A) Présentation des difficultés 14(*)

« En Asie, il existait 100 000 variétés de riz cultivées et développées par l'homme depuis des millénaires. En une quarantaine d'années, le chiffre est tombé à 50 ! En Europe, 98 % des variétés potagères traditionnelles ont disparu en l'espace d'un siècle. D'un point de vue écologique, c'est une catastrophe irréversible. »15(*)

Les premières difficultés apparaissent déjà à la base de l'acte de production : l'utilisation des semences.

La question des semences en agriculture biologique est un vaste chantier qui se subdivise en plusieurs points distincts.

Tout d'abord, il convient d'énoncer la problématique générale. Le constat technique est le suivant : l'agriculture biologique souffre actuellement d'un manque de disponibilité de semences issues de l'agriculture biologique et surtout adaptées à ses méthodes.

Ce problème n'est pas nouveau. Les pouvoirs publics ont déjà au fil du temps fait l'effort d'améliorer la situation de l'agriculture biologique en la matière. Le but de ce chapitre est de faire le bilan sur le chemin parcouru et le travail juridique restant à faire. En effet, la recherche des causes des difficultés actuelles fait apparaître que certaines modifications de la réglementation applicable à l'agriculture en général pourraient favoriser une amélioration de la situation.

Chronologiquement, deux nécessités ont rendu nécessaire un travail sur la réglementation en matière de semences pour permettre aux agriculteurs de cultiver selon les principes de la méthode biologique :

- la première était la nécessité de pouvoir disposer de semences issues de l'agriculture biologique ;

- dans un second temps s'est fait ressentir le besoin de cultiver des semences adaptées à celle-ci

Ces deux points constituant deux étapes chronologiques vers une plus grande reconnaissance, il convient de les analyser successivement.

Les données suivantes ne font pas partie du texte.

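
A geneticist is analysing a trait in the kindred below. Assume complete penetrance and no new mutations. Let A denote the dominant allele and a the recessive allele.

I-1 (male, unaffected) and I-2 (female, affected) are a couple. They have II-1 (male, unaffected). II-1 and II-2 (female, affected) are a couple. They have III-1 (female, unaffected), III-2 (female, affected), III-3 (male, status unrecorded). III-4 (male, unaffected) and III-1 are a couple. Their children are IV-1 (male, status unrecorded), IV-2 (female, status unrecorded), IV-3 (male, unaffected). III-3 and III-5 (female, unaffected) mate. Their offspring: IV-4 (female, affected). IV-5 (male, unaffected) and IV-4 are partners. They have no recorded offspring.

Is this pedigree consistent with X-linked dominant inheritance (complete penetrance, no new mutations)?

Yes

A consistent assignment under X-linked dominant exists: I-1 X^a Y, I-2 X^A X^a, II-1 X^a Y, II-2 X^A X^a, III-1 X^a X^a, III-2 X^A X^a, III-3 X^A Y, III-4 X^a Y, III-5 X^a X^a, IV-1 X^a Y, IV-2 X^a X^a, IV-3 X^a Y, IV-4 X^A X^a, IV-5 X^a Y.
In this assignment every recorded phenotype matches its genotype and every non-founder's genotype is obtainable from its parents' genotypes, so the pedigree is consistent.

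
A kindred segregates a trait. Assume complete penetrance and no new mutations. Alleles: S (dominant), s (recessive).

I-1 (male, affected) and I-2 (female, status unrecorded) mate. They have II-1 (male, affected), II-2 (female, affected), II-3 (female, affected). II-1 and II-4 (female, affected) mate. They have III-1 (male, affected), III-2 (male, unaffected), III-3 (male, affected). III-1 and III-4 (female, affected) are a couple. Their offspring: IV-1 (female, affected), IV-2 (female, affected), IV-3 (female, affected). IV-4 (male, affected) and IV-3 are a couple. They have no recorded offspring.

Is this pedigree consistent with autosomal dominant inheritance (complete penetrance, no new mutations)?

Yes

A consistent assignment under autosomal dominant exists: I-1 SS, I-2 Ss, II-1 Ss, II-2 SS, II-3 SS, II-4 Ss, III-1 SS, III-2 ss, III-3 SS, III-4 SS, IV-1 SS, IV-2 SS, IV-3 SS, IV-4 SS.
In this assignment every recorded phenotype matches its genotype and every non-founder's genotype is obtainable from its parents' genotypes, so the pedigree is consistent.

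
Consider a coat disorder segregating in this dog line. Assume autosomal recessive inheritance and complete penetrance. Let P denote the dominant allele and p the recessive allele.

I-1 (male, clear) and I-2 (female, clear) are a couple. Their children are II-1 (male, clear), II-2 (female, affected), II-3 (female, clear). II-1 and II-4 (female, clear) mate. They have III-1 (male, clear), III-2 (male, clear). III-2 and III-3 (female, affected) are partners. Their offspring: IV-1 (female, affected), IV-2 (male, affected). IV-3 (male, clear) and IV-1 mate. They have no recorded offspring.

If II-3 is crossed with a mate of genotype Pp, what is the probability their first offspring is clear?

I-1 is clear so carries P and passed p to II-2 (pp), so I-1 is Pp.
I-2 is clear so carries P and passed p to II-2 (pp), so I-2 is Pp.
II-3 is a clear offspring of I-1 (Pp) × I-2 (Pp), whose cross gives 1/4 PP : 1/2 Pp : 1/4 pp; conditioning on being clear, II-3 is PP with probability 1/3, Pp with probability 2/3.
Summing over parental genotype combinations, P(offspring is clear) = 1/3·1 + 2/3·3/4 = 5/6.

5/6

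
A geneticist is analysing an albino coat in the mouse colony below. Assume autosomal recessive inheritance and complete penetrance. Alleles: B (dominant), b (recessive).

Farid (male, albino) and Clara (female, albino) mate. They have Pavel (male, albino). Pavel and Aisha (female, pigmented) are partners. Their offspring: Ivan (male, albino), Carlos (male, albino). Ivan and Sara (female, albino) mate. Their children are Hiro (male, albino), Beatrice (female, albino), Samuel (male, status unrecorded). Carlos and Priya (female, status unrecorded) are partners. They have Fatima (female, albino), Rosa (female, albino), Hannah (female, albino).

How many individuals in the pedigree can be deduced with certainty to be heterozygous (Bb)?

Obligate heterozygotes: Aisha is pigmented so carries B and passed b to Ivan (bb), so Aisha is Bb.
Every other individual is either homozygous by phenotype or has at least one consistent homozygous assignment, so the count is 1.

1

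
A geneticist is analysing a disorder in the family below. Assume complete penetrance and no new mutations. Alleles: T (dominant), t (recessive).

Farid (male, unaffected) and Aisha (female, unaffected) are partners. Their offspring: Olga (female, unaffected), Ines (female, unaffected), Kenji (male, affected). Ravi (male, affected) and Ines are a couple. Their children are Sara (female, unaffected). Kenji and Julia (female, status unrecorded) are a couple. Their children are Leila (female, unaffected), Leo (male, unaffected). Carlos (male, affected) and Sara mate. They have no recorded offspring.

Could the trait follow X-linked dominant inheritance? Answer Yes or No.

Under X-linked dominant, Kenji (affected, male) cannot arise from Farid (unaffected) × Aisha (unaffected).

No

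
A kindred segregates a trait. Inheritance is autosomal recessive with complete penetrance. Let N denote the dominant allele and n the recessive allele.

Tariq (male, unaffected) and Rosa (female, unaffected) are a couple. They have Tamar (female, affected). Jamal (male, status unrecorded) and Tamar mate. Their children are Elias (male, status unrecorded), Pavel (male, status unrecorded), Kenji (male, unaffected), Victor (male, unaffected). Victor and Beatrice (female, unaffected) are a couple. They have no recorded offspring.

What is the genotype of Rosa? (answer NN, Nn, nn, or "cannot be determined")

From phenotype alone, Rosa is NN or Nn.
Rosa is unaffected so carries N and passed n to Tamar (nn), so Rosa is Nn.

Nn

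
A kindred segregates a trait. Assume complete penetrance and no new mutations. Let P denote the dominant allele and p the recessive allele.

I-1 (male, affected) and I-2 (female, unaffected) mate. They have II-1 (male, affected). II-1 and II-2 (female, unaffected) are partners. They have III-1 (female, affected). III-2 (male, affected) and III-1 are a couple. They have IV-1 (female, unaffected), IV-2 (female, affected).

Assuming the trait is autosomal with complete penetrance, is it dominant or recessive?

III-2 and III-1 are both affected yet have an unaffected child IV-1. Under a recessive model two affected parents are homozygous and every child would be affected, so the trait cannot be recessive.

dominant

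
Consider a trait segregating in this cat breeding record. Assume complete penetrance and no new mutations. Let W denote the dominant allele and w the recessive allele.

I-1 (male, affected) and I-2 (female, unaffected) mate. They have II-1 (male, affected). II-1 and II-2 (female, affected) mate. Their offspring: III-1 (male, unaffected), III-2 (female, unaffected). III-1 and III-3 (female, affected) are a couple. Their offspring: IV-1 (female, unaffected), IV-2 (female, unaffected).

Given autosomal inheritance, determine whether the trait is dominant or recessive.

dominant

II-1 and II-2 are both affected yet have an unaffected child III-1. Under a recessive model two affected parents are homozygous and every child would be affected, so the trait cannot be recessive.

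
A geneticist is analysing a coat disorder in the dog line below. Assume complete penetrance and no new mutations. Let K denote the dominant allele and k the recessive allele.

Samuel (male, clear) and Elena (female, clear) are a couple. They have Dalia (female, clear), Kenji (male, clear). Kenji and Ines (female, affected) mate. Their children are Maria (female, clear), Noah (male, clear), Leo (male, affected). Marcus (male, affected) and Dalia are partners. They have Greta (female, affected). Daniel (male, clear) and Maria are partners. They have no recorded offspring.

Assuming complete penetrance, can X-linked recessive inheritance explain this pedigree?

No

Under X-linked recessive, Noah (clear, male) cannot arise from Kenji (clear) × Ines (affected).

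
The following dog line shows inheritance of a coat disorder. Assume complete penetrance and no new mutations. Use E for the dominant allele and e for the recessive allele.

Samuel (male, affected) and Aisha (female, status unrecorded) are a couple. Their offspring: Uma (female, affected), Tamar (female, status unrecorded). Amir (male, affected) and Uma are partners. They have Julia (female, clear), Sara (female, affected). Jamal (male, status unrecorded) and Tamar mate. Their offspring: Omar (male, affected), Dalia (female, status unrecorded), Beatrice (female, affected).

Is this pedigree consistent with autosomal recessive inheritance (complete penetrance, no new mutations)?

No

Under autosomal recessive, Julia (clear, female) cannot arise from Amir (affected) × Uma (affected).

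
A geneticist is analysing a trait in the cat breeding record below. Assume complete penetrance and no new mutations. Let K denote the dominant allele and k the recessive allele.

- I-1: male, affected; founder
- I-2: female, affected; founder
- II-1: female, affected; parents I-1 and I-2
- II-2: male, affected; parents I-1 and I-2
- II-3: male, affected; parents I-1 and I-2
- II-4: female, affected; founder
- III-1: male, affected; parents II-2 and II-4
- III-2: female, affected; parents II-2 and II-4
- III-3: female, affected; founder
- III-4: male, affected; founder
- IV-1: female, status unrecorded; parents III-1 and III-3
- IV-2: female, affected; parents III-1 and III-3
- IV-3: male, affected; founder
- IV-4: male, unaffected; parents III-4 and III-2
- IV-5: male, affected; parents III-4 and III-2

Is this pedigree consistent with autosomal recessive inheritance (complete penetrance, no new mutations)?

Under autosomal recessive, IV-4 (unaffected, male) cannot arise from III-4 (affected) × III-2 (affected).

No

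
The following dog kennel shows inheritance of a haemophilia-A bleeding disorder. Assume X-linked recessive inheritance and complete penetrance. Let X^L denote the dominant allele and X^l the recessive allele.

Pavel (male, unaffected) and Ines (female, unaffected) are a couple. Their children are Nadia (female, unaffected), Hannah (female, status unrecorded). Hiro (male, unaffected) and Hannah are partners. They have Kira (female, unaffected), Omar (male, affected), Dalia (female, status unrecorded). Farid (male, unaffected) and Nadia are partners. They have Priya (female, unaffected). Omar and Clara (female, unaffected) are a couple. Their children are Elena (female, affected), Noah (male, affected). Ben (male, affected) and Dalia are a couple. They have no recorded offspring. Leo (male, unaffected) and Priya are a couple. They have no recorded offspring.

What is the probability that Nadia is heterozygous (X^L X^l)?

Pavel is unaffected, so Pavel is X^L Y.
Ines is unaffected so carries L and passed l to Hannah (X^L X^l, whose L came from Pavel), so Ines is X^L X^l.
Their cross gives offspring ratios 1/2 X^L X^L : 1/2 X^L X^l. Conditioning on Nadia being unaffected, P(X^L X^l) = 1/2 / 1 = 1/2 before taking Nadia's own offspring into account.
Farid is unaffected, so Farid is X^L Y.
Nadia's offspring (Priya) would show their recorded status with the same probability whether Nadia is X^L X^l or X^L X^L, so they carry no information and P(X^L X^l) = 1/2.

1/2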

1. Disponibilité en semences biologiques : des évolutions positives mais insuffisantes.

Le règlement européen 2092/91 oblige par son article 6 à ce que toute production qui entende bénéficier de l'appellation biologique soit issue d'une semence répondant en tout point à la réglementation générale concernant les semences et à ce que « la plante mère et la ou les plantes parentales aient été produites selon le mode de l'agriculture biologique pendant au moins une génération, ou, s'il s'agit de cultures pérennes, deux périodes de végétation. » Afin de faire face au manque initial de semences et pour permettre à la filière des semences biologiques de se créer, les producteurs biologiques avaient le droit par dérogation jusqu'au 31 décembre 2003 d'utiliser des semences conventionnelles non traitées sous réserve de justifier qu'ils n'avaient pu trouver de semences biologiques de la variété recherchée.

Mais depuis le 1er janvier 2004, le système de dérogation a été maintenu par le règlement CE n° 1452/2003 du 14 août 2003 en ce qui concerne les plants et les semences qui n'étaient toujours pas disponibles à cette date. Celui-ci précise en effet dans ses considérants:

« Il est clair que, pour un certain nombre d'espèces cultivées dans la Communauté, les quantités de semences et de matériels de reproduction végétative issus de l'agriculture biologique disponibles après le 31 décembre 2003 seront insuffisantes. »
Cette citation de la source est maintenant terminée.